"The Molecularization of Identity: Science, Metaphors, and Personhood in the 21st Century" (Co-sponsored with Harvard Kennedy School)

Date: 

Fri - Sat, Apr 29 to Apr 30, 9:00am - 3:30pm

Location: 

Harvard Kennedy School

A two-day interdisciplinary symposium co-sponsored by the Program on Science, Technology and Society at the Harvard Kennedy School and the Edmond J. Safra Center for Ethics. Schedule and details here.

Organizers: Ian V. McGonigle (Harvard) and Ruha Benjamin (Princeton)

Advances in genetic technologies, digital mediation, and regimes of surveillance have ushered in a new age of identity.
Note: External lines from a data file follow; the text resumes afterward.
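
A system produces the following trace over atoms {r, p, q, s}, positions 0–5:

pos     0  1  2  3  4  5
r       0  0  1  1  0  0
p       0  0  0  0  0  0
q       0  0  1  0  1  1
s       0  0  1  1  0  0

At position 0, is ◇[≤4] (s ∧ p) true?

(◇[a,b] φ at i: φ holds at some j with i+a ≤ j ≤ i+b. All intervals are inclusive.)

Check (s ∧ p) at each j in [0,4]:
  j=0: false
  j=1: false
  j=2: false
  j=3: false
  j=4: false
No position in the window satisfies it → formula fails.

No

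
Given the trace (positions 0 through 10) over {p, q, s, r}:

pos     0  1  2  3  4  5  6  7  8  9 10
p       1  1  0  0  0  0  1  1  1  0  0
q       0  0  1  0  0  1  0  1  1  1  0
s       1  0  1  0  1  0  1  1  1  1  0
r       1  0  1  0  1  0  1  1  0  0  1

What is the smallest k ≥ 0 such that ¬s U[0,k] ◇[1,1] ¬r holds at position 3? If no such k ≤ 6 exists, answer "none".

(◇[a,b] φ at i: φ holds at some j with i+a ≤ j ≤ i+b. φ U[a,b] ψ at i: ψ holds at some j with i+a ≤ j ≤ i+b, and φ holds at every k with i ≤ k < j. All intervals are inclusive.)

Need earliest j ≥ 3 with ◇[1,1] ¬r, and ¬s at every k in [3,j-1].
  j=3: rhs fails.
  j=4: rhs holds; lhs holds on [3,3]. k = 1.

1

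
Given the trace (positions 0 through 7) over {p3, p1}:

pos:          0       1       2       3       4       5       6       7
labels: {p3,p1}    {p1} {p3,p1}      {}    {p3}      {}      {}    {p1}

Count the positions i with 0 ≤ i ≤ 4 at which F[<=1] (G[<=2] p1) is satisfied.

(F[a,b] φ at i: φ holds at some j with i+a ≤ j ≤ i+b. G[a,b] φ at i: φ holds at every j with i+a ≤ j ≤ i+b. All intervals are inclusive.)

Evaluate at each i in [0,4]:
  i=0: ✓ (witness j=0)
  i=1: ✗ (none in [1,2])
  i=2: ✗ (none in [2,3])
  i=3: ✗ (none in [3,4])
  i=4: ✗ (none in [4,5])
Positions where it holds: {0} → 1.

1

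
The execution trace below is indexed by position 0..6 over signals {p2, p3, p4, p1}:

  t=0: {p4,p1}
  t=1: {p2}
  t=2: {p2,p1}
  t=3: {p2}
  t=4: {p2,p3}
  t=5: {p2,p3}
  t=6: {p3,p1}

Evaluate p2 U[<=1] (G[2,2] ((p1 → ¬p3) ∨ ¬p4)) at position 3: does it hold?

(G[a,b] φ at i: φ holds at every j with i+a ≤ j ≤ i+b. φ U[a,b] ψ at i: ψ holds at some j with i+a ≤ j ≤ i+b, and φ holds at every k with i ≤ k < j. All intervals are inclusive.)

True

Need some j in [3,4] with G[2,2] ((p1 → ¬p3) ∨ ¬p4), and p2 at every k in [3,j-1].
  j=3: G[2,2] ((p1 → ¬p3) ∨ ¬p4) holds; no prefix to check → satisfied.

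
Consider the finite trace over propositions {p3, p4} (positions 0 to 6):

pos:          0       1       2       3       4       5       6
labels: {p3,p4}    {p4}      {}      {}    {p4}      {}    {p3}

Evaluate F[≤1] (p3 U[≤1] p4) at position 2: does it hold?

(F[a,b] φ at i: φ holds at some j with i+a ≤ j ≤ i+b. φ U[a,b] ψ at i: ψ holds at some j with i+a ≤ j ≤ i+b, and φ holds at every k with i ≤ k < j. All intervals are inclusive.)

False

Check (p3 U[≤1] p4) at each j in [2,3]:
  j=2: fails
  j=3: fails
No position in the window satisfies it → formula fails.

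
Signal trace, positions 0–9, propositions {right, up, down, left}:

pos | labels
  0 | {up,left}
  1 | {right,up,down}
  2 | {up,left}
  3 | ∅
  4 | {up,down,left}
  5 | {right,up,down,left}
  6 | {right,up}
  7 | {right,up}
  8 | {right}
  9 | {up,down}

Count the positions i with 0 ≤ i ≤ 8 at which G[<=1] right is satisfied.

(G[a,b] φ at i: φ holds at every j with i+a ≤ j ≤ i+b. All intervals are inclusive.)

Evaluate at each i in [0,8]:
  i=0: ✗ (fails at j=0)
  i=1: ✗ (fails at j=2)
  i=2: ✗ (fails at j=2)
  i=3: ✗ (fails at j=3)
  i=4: ✗ (fails at j=4)
  i=5: ✓ (all of [5,6])
  i=6: ✓ (all of [6,7])
  i=7: ✓ (all of [7,8])
  i=8: ✗ (fails at j=9)
Positions where it holds: {5, 6, 7} → 3.

3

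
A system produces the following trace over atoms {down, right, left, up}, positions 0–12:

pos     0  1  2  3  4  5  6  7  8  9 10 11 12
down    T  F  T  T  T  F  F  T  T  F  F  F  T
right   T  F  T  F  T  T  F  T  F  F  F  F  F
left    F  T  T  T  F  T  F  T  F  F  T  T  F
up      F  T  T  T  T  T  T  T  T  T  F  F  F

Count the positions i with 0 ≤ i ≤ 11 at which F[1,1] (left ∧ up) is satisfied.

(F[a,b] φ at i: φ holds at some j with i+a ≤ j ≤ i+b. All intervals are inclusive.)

5

Evaluate at each i in [0,11]:
  i=0: ✓ (witness j=1)
  i=1: ✓ (witness j=2)
  i=2: ✓ (witness j=3)
  i=3: ✗ (none in [4,4])
  i=4: ✓ (witness j=5)
  i=5: ✗ (none in [6,6])
  i=6: ✓ (witness j=7)
  i=7: ✗ (none in [8,8])
  i=8: ✗ (none in [9,9])
  i=9: ✗ (none in [10,10])
  i=10: ✗ (none in [11,11])
  i=11: ✗ (none in [12,12])
Positions where it holds: {0, 1, 2, 4, 6} → 5.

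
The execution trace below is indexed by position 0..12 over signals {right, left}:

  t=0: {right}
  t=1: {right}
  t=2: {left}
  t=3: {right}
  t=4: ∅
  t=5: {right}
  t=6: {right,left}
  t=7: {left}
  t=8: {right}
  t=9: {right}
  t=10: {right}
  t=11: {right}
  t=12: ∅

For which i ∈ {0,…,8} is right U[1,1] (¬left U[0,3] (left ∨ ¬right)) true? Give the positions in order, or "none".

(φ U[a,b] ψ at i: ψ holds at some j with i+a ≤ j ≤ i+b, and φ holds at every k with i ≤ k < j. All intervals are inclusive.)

0, 1, 3, 5, 6, 8

Evaluate at each i in [0,8]:
  i=0: ✓ (rhs at j=1; lhs holds on [0,0])
  i=1: ✓ (rhs at j=2; lhs holds on [1,1])
  i=2: ✗ (lhs fails at k=2 before rhs at j=3)
  i=3: ✓ (rhs at j=4; lhs holds on [3,3])
  i=4: ✗ (lhs fails at k=4 before rhs at j=5)
  i=5: ✓ (rhs at j=6; lhs holds on [5,5])
  i=6: ✓ (rhs at j=7; lhs holds on [6,6])
  i=7: ✗ (no rhs in [8,8])
  i=8: ✓ (rhs at j=9; lhs holds on [8,8])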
The limits of public/private, visible/invisible, natural/synthetic, local/global, and other modern notions of identity, have been reconfigured. Moreover, the ways in which people are governed, and how citizenship is imagined, have also changed. This historical moment thus demands a rethinking of the ways identities are made. With the tools and expertise from multiple disciplines, this symposium specifically interrogates the ways in which human identities, particularly ethnic and racial identities, have been articulated in the molecular realm, in the neoliberal age (both literally and metaphorically), and likewise, how states and citizens have been entangled in these developments.